A Rome, ville pagaille, trois clowns...

Personne n’aurait pu imaginer que, dans une capitale où d’habitude il ne se passe pas grand-chose, entre fin février et début mars, se déroulent simultanément deux événements exceptionnels et révolutionnaires. Bizarrerie du destin, les Romains peuvent voir deux grands films «politiques» hautement spectaculaires : la création ultraproblématique d’un nouveau gouvernement, et le plus incertain des conclaves.
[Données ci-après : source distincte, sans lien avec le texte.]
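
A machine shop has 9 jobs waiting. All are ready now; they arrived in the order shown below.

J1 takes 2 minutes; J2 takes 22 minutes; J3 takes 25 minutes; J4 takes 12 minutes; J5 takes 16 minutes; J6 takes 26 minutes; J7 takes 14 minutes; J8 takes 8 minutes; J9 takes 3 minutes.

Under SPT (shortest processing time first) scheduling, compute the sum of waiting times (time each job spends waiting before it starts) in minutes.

318

SPT (increasing processing time): J1 J9 J8 J4 J7 J5 J2 J3 J6.
J1: waits 0, runs 0→2
J9: waits 2, runs 2→5
J8: waits 5, runs 5→13
J4: waits 13, runs 13→25
J7: waits 25, runs 25→39
J5: waits 39, runs 39→55
J2: waits 55, runs 55→77
J3: waits 77, runs 77→102
J6: waits 102, runs 102→128
Sum = 0+2+5+13+25+39+55+77+102 = 318.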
Quels beaux sujets pour des comédies satiriques à l’italienne ; dommage que les maîtres du genre (Pietro Germi, Mario Monicelli, Dino Risi, Elio Petri, Luig Comencini) ne soient plus là. A moins que Nanni Moretti ne nous surprenne avec une nouvelle version de son prophétique Habemus Papam ; titre conseillé du film : «Courage fuyons !».
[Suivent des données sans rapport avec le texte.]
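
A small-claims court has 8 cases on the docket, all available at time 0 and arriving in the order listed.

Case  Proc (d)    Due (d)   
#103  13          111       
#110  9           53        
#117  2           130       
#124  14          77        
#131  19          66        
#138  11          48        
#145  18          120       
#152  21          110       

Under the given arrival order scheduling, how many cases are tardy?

1

FIFO (arrival order): #103 #110 #117 #124 #131 #138 #145 #152.
#103: 0→13, due 111, tardiness 0
#110: 13→22, due 53, tardiness 0
#117: 22→24, due 130, tardiness 0
#124: 24→38, due 77, tardiness 0
#131: 38→57, due 66, tardiness 0
#138: 57→68, due 48, tardiness 20
#145: 68→86, due 120, tardiness 0
#152: 86→107, due 110, tardiness 0
Late cases: 1.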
Ces élections sont sûrement les plus bizarres et inquiétantes de l’après-guerre. Comme l’a dit un politicien allemand, non sans raison, deux «clowns» - un menteur professionnel sans scrupule, et un ex-acteur radical d’esprit soixante-huitard - ont mis en crise une gauche trop confiante. Ces résultats fort inattendus (le parti de Beppe Grillo - une sorte de Coluche enragé - représente un troisième pôle révolutionnaire entre gauche et droite) vont rendre très difficile la formation d’un nouveau gouvernement. L’Europe s’inquiète : mais la situation est-elle si grave ? Les Italiens, c’est connu, donnent le meilleur d’eux-mêmes quand ils sont dos au mur. Ces derniers jours, le pape rinunciatario (celui «qui a fait le grand refus», comme l’écrit Dante de Célestin V) a volé la vedette à Berlusconi et Grillo ! Les médias se sont jetés sur celui que les Romains appelaient, non sans ironie «le pasteur allemand» ; rien ne nous a été épargné sur son départ.
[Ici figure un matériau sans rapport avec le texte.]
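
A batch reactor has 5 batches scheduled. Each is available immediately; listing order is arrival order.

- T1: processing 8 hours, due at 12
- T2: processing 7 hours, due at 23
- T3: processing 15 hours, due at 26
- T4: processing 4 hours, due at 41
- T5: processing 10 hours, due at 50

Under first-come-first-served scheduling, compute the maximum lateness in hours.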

Journaux et télévisions ont insisté péniblement sur le (présumé) côté «douloureux» de la décision, comme si, en quittant le pouvoir, Sa Sainteté avait affronté une sorte de martyre. On Lui a tout pardonné, même son impardonnable «lâcheté» (prendre la fuite, au lieu de se battre pour réformer une Eglise menacée par les scandales.) Sa silhouette blanche, son visage rassurant de grand vieillard («quelle trouvaille sa mèche soigneusement peignée», me disait le cinéaste Risi) ont envahi les murs de la capitale. Tel un saint protecteur (un clown blanc ?), il a fini par voler la vedette aux deux clowns de la politique ! Rien de vraiment «douloureux» dans ce départ triomphal provisoire à Castel Gandolfo. On sait que, après le conclave, on Lui a réservé une délicieuse maisonnette sur la verte colline du Vatican. Et si son «grand refus» était un réel coup de maître ? Quant à Grillo, le pape terriblement intransigeant des «grillini», il est revenu à sa première passion : «foutre la pagaille !». «ll y a un Mao en lui», aurait dit l’acteur Paolo Villaggio, son concitoyen de Gênes. En 1982, dans l’Imposteur, une jolie fable ironique de Comencini, Grillo, jeune acteur barbu, interprétait le rôle d’un Christ anonyme d’aujourd’hui : un vrai révolutionnaire, déjà ! La vie copie l’art.